Título: A RENOVAÇÃO NECESSÁRIA
Autor: D. EUGENIO SALES
Fonte: O Globo, 23/09/2006, Opiniao, p. 7

O Concílio Vaticano II, na Constituição Pastoral "Gaudium et Spes", declara: "Na intimidade da consciência o homem descobre uma lei. Ele não a dá a si mesmo. Mas a ela deve obedecer" (nº 16). O Papa João Paulo II, na Encíclica "Dominum et Vivificantem" (nº 43), reafirma este mesmo ensinamento.

Tais verdades são fundamentais, principalmente quando atravessamos situação difícil na vida nacional. Crescem os problemas e se enfraquece a capacidade de resolvê-los. Na Carta Encíclica "Veritatis Splendor", de 6 de agosto de 1993, o Papa João Paulo II tratou da moral e da renovação da vida social e política.
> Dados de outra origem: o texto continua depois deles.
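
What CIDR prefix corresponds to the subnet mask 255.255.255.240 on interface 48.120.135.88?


Binary: 11111111.11111111.11111111.11110000
Count leading 1s
Prefix: /28


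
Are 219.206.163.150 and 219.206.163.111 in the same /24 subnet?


Mask: 255.255.255.0
219.206.163.150 AND mask = 219.206.163.0
219.206.163.111 AND mask = 219.206.163.0
Yes, same subnet (219.206.163.0)


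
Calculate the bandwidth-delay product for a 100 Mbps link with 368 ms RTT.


BDP = bandwidth * RTT
= 100 Mbps * 368 ms
= 100 * 1e6 * 368 / 1000 bits
= 36800000 bits
= 4600000 bytes
= 4492.1875 KB
BDP = 36800000 bits (4600000 bytes)


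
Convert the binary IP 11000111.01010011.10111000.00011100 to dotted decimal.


11000111 = 199
01010011 = 83
10111000 = 184
00011100 = 28
IP: 199.83.184.28


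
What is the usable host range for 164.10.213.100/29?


Network: 164.10.213.96
Broadcast: 164.10.213.103
First usable = network + 1
Last usable = broadcast - 1
Range: 164.10.213.97 to 164.10.213.102


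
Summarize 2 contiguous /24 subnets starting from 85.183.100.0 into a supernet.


Original prefix: /24
Number of subnets: 2 = 2^1
New prefix = 24 - 1 = 23
Supernet: 85.183.100.0/23


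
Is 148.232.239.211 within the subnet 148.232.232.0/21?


Subnet network: 148.232.232.0
Test IP AND mask: 148.232.232.0
Yes, 148.232.239.211 is in 148.232.232.0/21


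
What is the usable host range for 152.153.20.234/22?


Network: 152.153.20.0
Broadcast: 152.153.23.255
First usable = network + 1
Last usable = broadcast - 1
Range: 152.153.20.1 to 152.153.23.254


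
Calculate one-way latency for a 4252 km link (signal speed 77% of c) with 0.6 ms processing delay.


Speed = 0.77 * 3e5 km/s = 231000 km/s
Propagation delay = 4252 / 231000 = 0.0184 s = 18.4069 ms
Processing delay = 0.6 ms
Total one-way latency = 19.0069 ms


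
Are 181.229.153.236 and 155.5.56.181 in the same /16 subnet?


Mask: 255.255.0.0
181.229.153.236 AND mask = 181.229.0.0
155.5.56.181 AND mask = 155.5.0.0
No, different subnets (181.229.0.0 vs 155.5.0.0)


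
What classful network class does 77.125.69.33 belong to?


First octet: 77
Binary: 01001101
0xxxxxxx -> Class A (1-126)
Class A, default mask 255.0.0.0 (/8)


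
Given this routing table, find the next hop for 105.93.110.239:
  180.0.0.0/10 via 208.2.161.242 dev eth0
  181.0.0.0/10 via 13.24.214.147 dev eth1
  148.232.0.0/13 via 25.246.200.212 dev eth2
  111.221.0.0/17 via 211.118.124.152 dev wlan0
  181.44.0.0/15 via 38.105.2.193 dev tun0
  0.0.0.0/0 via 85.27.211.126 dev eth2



Longest prefix match for 105.93.110.239:
  /10 180.0.0.0: no
  /10 181.0.0.0: no
  /13 148.232.0.0: no
  /17 111.221.0.0: no
  /15 181.44.0.0: no
  /0 0.0.0.0: MATCH
Selected: next-hop 85.27.211.126 via eth2 (matched /0)


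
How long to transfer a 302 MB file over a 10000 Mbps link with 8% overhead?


Effective throughput = 10000 * (1 - 8/100) = 9200 Mbps
File size in Mb = 302 * 8 = 2416 Mb
Time = 2416 / 9200
Time = 0.2626 seconds


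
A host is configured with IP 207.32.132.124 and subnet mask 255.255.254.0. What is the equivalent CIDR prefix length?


Binary: 11111111.11111111.11111110.00000000
Count leading 1s
Prefix: /23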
Suas ponderações são muito oportunas para o momento nacional que vivemos. Diz ele: "Perante as graves formas de injustiça social e econômica e de corrupção política, que pesam sobre povos e nações inteiras, cresce a reação indignada de muitíssimas pessoas oprimidas e humilhadas nos seus direitos humanos fundamentais e torna-se sempre mais ampla e sentida a necessidade de uma radical renovação pessoal e social, capaz de assegurar justiça, solidariedade, honestidade, transparência" (nº 98). E adiante: "No âmago da questão cultural está o sentido moral, que, por sua vez, se fundamenta e realiza no sentido religioso" (idem).

Por falta de sólidos pontos de referência, o mundo hodierno vive uma perigosa ausência do transcendente. Certamente, o retorno ao estudo da filosofia possibilitará o encontro de soluções a muitos problemas de hoje. A ética é uma disciplina filosófica que procura dar o sentido verdadeiro à vida humana; indica uma resposta às questões: "Para que vivo?" "Por que vivo?" Seguindo as orientações do Magistério (na "Aeterni Patris", de Leão XIII, na "Humani Generis", de Pio XII, na "Optatam Totius" (nºs 15 e 16), do Vaticano II), é mister reconhecer a singularidade da filosofia aristotélico-tomista dita "Perene", pois bem harmoniza Revelação e razão humana. A ética derivada desta filosofia afirma a existência de uma outra vida. Esta é a resposta plena aos anseios espontâneos e mais profundos do ser humano à Verdade, ao Bem, ao Amor, à Felicidade e à Vida mesma, pois neste mundo tais aspirações não encontram cabal resposta e são constantemente ameaçadas por contradições. Dado que são anseios inatos, não dependentes de alguma forma de cultura, julga-se que não serão frustrados e que a natureza ou o Criador se encarrega de responder às aspirações naturais do ser humano no plano espiritual.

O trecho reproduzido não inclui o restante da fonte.